My dad was a high school dropout, but in those days it wasn't considered a problem. You went to school until you figured you'd got enough education, and then you went to work. His English was a little sloppy, lots of phrases like "I seen" and "he don't." I suppose that lowered some people's estimation of his intelligence, but I never met anyone any wiser than he was. And I'll take wisdom over intelligence any day.

Two things my dad tried to teach us stick with me and help me cope as I go along. First, Dad used to say that worrying is useless. "If what you worry about happens, you didn't prevent it by worrying. And if it doesn't happen, you wasted a lot of time and energy worrying about nothing." I know, that's a pretty obvious truth, but how many of us internalize it? We worry. We can't help worrying. Sometimes we even like to worry. But it doesn't change the future.

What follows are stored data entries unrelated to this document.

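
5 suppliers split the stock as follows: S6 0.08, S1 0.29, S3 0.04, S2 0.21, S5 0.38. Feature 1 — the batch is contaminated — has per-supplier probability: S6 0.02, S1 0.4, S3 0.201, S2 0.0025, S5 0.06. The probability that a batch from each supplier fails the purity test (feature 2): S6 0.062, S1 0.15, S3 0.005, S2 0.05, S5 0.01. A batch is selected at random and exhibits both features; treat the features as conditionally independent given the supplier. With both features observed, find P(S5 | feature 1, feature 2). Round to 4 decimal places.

Unnormalized posteriors (prior × likelihood):
  S6: 0.08 × 0.02 × 0.062 = 0.0000992
  S1: 0.29 × 0.4 × 0.15 = 0.0174
  S3: 0.04 × 0.201 × 0.005 = 0.0000402
  S2: 0.21 × 0.0025 × 0.05 = 0.00002625
  S5: 0.38 × 0.06 × 0.01 = 0.000228
Total = 0.01779365.
P(S5 | evidence) = 0.000228 / 0.01779365 ≈ 0.0128.

0.0128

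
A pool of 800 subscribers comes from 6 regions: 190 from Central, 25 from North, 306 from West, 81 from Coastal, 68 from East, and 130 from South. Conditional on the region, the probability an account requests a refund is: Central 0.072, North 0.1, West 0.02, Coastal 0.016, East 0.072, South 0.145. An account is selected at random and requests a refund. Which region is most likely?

Unnormalized posteriors (prior × likelihood):
  Central: 0.2375 × 0.072 = 0.0171
  North: 0.03125 × 0.1 = 0.003125
  West: 0.3825 × 0.02 = 0.00765
  Coastal: 0.10125 × 0.016 = 0.00162
  East: 0.085 × 0.072 = 0.00612
  South: 0.1625 × 0.145 = 0.0235625
Sum = 0.0591775.
Largest term belongs to South, so South is most probable.

South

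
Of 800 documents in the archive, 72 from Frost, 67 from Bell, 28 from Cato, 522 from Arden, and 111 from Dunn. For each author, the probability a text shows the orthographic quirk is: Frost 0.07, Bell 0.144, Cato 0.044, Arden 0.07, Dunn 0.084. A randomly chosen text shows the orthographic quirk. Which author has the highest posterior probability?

Arden

Unnormalized posteriors (prior × likelihood):
  Frost: 0.09 × 0.07 = 0.0063
  Bell: 0.08375 × 0.144 = 0.01206
  Cato: 0.035 × 0.044 = 0.00154
  Arden: 0.6525 × 0.07 = 0.045675
  Dunn: 0.13875 × 0.084 = 0.011655
Normalizing constant = 0.07723.
Largest term belongs to Arden, so Arden is most probable.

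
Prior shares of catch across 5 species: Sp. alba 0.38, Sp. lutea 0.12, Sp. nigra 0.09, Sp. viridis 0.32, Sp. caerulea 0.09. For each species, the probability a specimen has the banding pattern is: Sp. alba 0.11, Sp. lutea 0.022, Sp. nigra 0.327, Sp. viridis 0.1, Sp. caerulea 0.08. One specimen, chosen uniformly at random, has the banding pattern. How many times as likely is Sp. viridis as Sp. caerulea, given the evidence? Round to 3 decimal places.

Unnormalized posteriors (prior × likelihood):
  Sp. alba: 0.38 × 0.11 = 0.0418
  Sp. lutea: 0.12 × 0.022 = 0.00264
  Sp. nigra: 0.09 × 0.327 = 0.02943
  Sp. viridis: 0.32 × 0.1 = 0.032
  Sp. caerulea: 0.09 × 0.08 = 0.0072
Normalizing constant = 0.11307.
The ratio is 0.032 / 0.0072 (the normalizer cancels) = 4.444.

4.444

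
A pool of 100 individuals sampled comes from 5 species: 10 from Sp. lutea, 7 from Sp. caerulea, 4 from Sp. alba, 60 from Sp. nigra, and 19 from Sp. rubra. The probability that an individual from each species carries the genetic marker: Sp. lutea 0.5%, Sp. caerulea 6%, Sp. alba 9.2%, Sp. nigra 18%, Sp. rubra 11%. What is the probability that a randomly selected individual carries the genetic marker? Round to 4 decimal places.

0.1373

By Bayes' rule, posterior ∝ prior × likelihood:
  Sp. lutea: 0.1 × 0.005 = 0.0005
  Sp. caerulea: 0.07 × 0.06 = 0.0042
  Sp. alba: 0.04 × 0.092 = 0.00368
  Sp. nigra: 0.6 × 0.18 = 0.108
  Sp. rubra: 0.19 × 0.11 = 0.0209
P(marker) = 0.0005 + 0.0042 + 0.00368 + 0.108 + 0.0209 = 0.13728 → 0.1373.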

The other thing I learned from watching him operate, but at one point he explained his rationale. Dad gave things away and never thought about what it cost or whether he would be paid back. Now since he was a used car dealer, this was unusual behavior in his circle. If a person needed a car, he'd say "Take it. Drive it for a month or so. It may burn oil, so maybe you won't want it." One day we were talking about scams and people who take advantage of others, and he said, "I see it this way. If I give somebody something, that's my part of it. What he does with it is up to him. If he's dishonest, it doesn't change the fact that I did the right thing." He then explained that he took literally the Bible's command to "cast your bread upon the waters," believing that every good deed returns to you somehow. And putting the two ideas together, if you give something away, don't worry about where it goes, because it isn't yours once you've put it out there.

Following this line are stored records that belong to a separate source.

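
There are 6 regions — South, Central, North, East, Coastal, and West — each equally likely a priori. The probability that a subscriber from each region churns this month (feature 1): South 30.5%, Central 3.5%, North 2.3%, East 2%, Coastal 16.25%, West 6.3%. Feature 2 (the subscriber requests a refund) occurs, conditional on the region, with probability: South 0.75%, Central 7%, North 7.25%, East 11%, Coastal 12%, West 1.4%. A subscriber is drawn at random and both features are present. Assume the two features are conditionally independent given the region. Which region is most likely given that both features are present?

With a uniform prior (1/6 each), posterior ∝ likelihood:
  South: 0.305 × 0.0075 = 0.0022875
  Central: 0.035 × 0.07 = 0.00245
  North: 0.023 × 0.0725 = 0.0016675
  East: 0.02 × 0.11 = 0.0022
  Coastal: 0.1625 × 0.12 = 0.0195
  West: 0.063 × 0.014 = 0.000882
Total = 0.028987.
Largest term belongs to Coastal, so Coastal is most probable.

Coastal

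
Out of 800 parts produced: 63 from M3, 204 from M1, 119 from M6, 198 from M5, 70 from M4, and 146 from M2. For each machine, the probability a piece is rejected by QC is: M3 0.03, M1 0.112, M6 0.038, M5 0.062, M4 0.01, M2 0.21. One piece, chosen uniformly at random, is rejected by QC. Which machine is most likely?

By Bayes' rule, posterior ∝ prior × likelihood:
  M3: 0.07875 × 0.03 = 0.0023625
  M1: 0.255 × 0.112 = 0.02856
  M6: 0.14875 × 0.038 = 0.0056525
  M5: 0.2475 × 0.062 = 0.015345
  M4: 0.0875 × 0.01 = 0.000875
  M2: 0.1825 × 0.21 = 0.038325
Total = 0.09112.
Largest term belongs to M2, so M2 is most probable.

M2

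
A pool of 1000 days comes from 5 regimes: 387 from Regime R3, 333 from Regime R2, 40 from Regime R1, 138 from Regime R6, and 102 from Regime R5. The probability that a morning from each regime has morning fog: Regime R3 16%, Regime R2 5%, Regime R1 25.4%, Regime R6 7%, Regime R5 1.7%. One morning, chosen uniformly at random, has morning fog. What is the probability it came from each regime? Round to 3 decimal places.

Unnormalized posteriors (prior × likelihood):
  Regime R3: 0.387 × 0.16 = 0.06192
  Regime R2: 0.333 × 0.05 = 0.01665
  Regime R1: 0.04 × 0.254 = 0.01016
  Regime R6: 0.138 × 0.07 = 0.00966
  Regime R5: 0.102 × 0.017 = 0.001734
Normalizing constant = 0.100124.
P(Regime R3 | fog) = 0.06192/0.100124 ≈ 0.618
P(Regime R2 | fog) = 0.01665/0.100124 ≈ 0.166
P(Regime R1 | fog) = 0.01016/0.100124 ≈ 0.101
P(Regime R6 | fog) = 0.00966/0.100124 ≈ 0.096
P(Regime R5 | fog) = 0.001734/0.100124 ≈ 0.017

Regime R3 0.618, Regime R2 0.166, Regime R1 0.101, Regime R6 0.096, Regime R5 0.017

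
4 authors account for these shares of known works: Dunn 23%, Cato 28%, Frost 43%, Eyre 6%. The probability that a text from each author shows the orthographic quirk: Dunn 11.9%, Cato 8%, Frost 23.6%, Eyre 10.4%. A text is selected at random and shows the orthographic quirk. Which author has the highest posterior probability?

Unnormalized posteriors (prior × likelihood):
  Dunn: 0.23 × 0.119 = 0.02737
  Cato: 0.28 × 0.08 = 0.0224
  Frost: 0.43 × 0.236 = 0.10148
  Eyre: 0.06 × 0.104 = 0.00624
Sum = 0.15749.
Largest term belongs to Frost, so Frost is most probable.

Frost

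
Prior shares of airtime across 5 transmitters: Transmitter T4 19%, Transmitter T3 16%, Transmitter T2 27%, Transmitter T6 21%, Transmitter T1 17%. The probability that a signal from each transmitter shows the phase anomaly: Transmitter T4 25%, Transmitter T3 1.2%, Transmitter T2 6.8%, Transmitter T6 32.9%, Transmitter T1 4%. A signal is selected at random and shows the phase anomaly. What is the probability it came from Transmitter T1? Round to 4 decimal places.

0.0473

Compute prior × likelihood for every hypothesis:
  Transmitter T4: 0.19 × 0.25 = 0.0475
  Transmitter T3: 0.16 × 0.012 = 0.00192
  Transmitter T2: 0.27 × 0.068 = 0.01836
  Transmitter T6: 0.21 × 0.329 = 0.06909
  Transmitter T1: 0.17 × 0.04 = 0.0068
Normalizing constant = 0.14367.
P(Transmitter T1 | evidence) = 0.0068 / 0.14367 ≈ 0.0473.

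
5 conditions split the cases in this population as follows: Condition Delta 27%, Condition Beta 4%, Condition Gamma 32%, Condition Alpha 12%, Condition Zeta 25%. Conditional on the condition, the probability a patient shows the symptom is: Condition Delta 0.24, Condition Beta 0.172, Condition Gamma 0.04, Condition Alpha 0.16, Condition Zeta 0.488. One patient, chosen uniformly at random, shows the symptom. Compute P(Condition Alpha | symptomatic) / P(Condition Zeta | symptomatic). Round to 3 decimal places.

Compute prior × likelihood for every hypothesis:
  Condition Delta: 0.27 × 0.24 = 0.0648
  Condition Beta: 0.04 × 0.172 = 0.00688
  Condition Gamma: 0.32 × 0.04 = 0.0128
  Condition Alpha: 0.12 × 0.16 = 0.0192
  Condition Zeta: 0.25 × 0.488 = 0.122
Sum = 0.22568.
The ratio is 0.0192 / 0.122 (the normalizer cancels) = 0.157.

0.157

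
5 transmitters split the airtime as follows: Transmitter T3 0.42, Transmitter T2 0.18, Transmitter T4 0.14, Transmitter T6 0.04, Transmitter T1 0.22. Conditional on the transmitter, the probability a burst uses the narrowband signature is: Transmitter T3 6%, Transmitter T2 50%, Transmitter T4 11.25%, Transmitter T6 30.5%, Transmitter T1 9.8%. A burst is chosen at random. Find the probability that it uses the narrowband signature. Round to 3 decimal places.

Prior × likelihood for each hypothesis:
  Transmitter T3: 0.42 × 0.06 = 0.0252
  Transmitter T2: 0.18 × 0.5 = 0.09
  Transmitter T4: 0.14 × 0.1125 = 0.01575
  Transmitter T6: 0.04 × 0.305 = 0.0122
  Transmitter T1: 0.22 × 0.098 = 0.02156
P(narrowband) = 0.0252 + 0.09 + 0.01575 + 0.0122 + 0.02156 = 0.16471 → 0.165.

0.165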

Those simple wisdoms are comforting as I deal with this crazy, crooked world. Giving without concern and living without worry make life much simpler, and who can't use more simplicity? Looking at my dad's life, it worked for him. He never got rich, but he never went hungry either. And when he died, the church couldn't hold the people who came to pay their respects to a man whose English wasn't proper but whose heart was always right.